QE merely swaps assets for cash, there is no direct gift. There is an indirect gift to the banks in the form of propping up housing prices -- but ultimately the Federal government is on the hook for all Federally insured mortgages, one way or the other.

The key to stopping the "grand bargain" is educating the public on the deficit. That the deficit is nothing to fear. That there is no SS crisis. That the Federal government can pay any bill it choses to pay, with spending limited only by inflation.

Jay's picture
Submitted by Jay on

That's $26,000 for every man, woman, and child in the United States.

Read all about it here.

QE isn't a gift if it swaps assets for cash. But it is a gift if it swaps what everyone in the banks called "worthless" assets for cash, and frankly the SIVs the banks created for the sole purpose of burning to the ground so they could collect the insurance, are the assets now held as collateral by the Fed. The Fed paid face value, no questions asked.

Now think about it. If the Fed had distributed that $7.7 Trillion to the population at large, with the stipulation that it only be used to pay off mortgage, credit card, and student loan debt, what effects would it have had?

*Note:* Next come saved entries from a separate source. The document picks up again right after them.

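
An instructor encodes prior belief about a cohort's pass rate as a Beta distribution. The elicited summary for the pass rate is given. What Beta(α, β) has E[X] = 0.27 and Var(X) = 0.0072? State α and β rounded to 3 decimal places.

α = 7.121, β = 19.254

Let s = α+β. The Beta variance is μ(1−μ)/(s+1).
So s+1 = μ(1−μ)/σ² = (0.27×0.73)/0.0072 = 0.1971/0.0072 = 27.3750, giving s = 26.3750.
Then α = μs = 0.27×26.3750 = 7.121 and β = (1−μ)s = 0.73×26.3750 = 19.254.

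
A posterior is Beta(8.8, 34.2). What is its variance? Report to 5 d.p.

0.00370

Var = αβ/[(α+β)²(α+β+1)] = (8.8×34.2)/(43.0²×44.0) = 300.96/81356.000 = 0.00370.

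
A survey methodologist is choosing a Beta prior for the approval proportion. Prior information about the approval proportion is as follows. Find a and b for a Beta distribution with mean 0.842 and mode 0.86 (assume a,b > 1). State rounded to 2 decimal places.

a = 33.68, b = 6.32

Let s = a+b. Mean gives a = μs = 0.842s; mode gives (a−1)/(s−2) = 0.86.
Substituting: 0.842s − 1 = 0.86(s−2) = 0.86s − 1.72, so -0.018s = -0.72 and s = 40.0000.
Then a = 0.842×40.0000 = 33.68 and b = s−a = 6.32.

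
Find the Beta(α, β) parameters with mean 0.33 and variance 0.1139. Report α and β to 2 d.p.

α = 0.31, β = 0.63

By moment matching, α+β = μ(1−μ)/σ² − 1 = (0.33·0.67)/0.1139 − 1 = 1.9412 − 1 = 0.9412.
Since α/(α+β) = μ, α = 0.33·0.9412 = 0.31 and β = 0.67·0.9412 = 0.63.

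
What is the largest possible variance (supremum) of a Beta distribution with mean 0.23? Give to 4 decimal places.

For fixed mean μ the Beta variance is μ(1−μ)/(α+β+1), increasing as α+β decreases.
Its least upper bound (not attained) is μ(1−μ) = 0.23·0.77 = 0.1771.

0.1771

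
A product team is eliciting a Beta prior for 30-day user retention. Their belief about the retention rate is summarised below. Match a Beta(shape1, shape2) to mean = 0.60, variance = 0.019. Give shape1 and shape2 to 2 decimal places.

shape1 = 6.98, shape2 = 4.65

Write ν = shape1+shape2; then shape1 = μν and Var = μ(1−μ)/(ν+1).
ν = μ(1−μ)/Var − 1 = 0.2400/0.019 − 1 = 11.6316.
shape1 = 0.60·11.6316 = 6.98, shape2 = 0.40·11.6316 = 4.65.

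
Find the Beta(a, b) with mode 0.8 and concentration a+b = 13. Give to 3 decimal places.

Since the density peak of Beta(a,b) is at (a−1)/(a+b−2),
a = 1 + 0.8(13−2) = 9.800 and b = 13 − 9.800 = 3.200.

a = 9.800, b = 3.200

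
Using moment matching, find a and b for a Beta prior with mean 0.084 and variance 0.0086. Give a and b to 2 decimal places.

a = 0.67, b = 7.28

Let s = a+b. The Beta variance is μ(1−μ)/(s+1).
So s+1 = μ(1−μ)/σ² = (0.084×0.916)/0.0086 = 0.076944/0.0086 = 8.9470, giving s = 7.9470.
Then a = μs = 0.084×7.9470 = 0.67 and b = (1−μ)s = 0.916×7.9470 = 7.28.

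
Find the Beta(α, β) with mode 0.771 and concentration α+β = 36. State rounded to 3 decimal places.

α = 27.214, β = 8.786

Since the density peak of Beta(α,β) is at (α−1)/(α+β−2),
α = 1 + 0.771(36−2) = 27.214 and β = 36 − 27.214 = 8.786.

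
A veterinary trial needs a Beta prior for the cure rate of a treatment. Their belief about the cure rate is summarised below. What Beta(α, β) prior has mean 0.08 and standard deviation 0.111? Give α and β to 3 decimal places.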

The Fed would have been taking the exact same collateral. The "assets" underlying the banks' balance sheets, i.e., debt obligations by consumers, is the functionally the same thing as . . . debts owed by consumers that the Fed would be backstopping directly.

The banks would have had $7.7 trillion of dubious loans wiped from their balance sheets.

Many homeowners would have had windfalls with major, beneficial implications to their mortgages.

Most consumers would have gone from owing tens of thousands in credit card, auto, and student loan debt, some with usurious interest rates, to having disposable income.

What about bad debts that would never be repaid to the Fed? Under the current program, that's going to happen anyway as some of the banks' "assets," which the Fed holds as collateral, will go up in smoke.

But dropping money like that from helicopters to people who actually need it would never have happened. It solves too many problems, and as the OP speculates, the powers that be aren't interested in solving problems, only creating problems that derive profits. The Rules state that you can only accept the housing market as collateral for $7.7 Trillion of loans from banksters, but not from the people who live in that housing market. Because, you know, "moral hazard."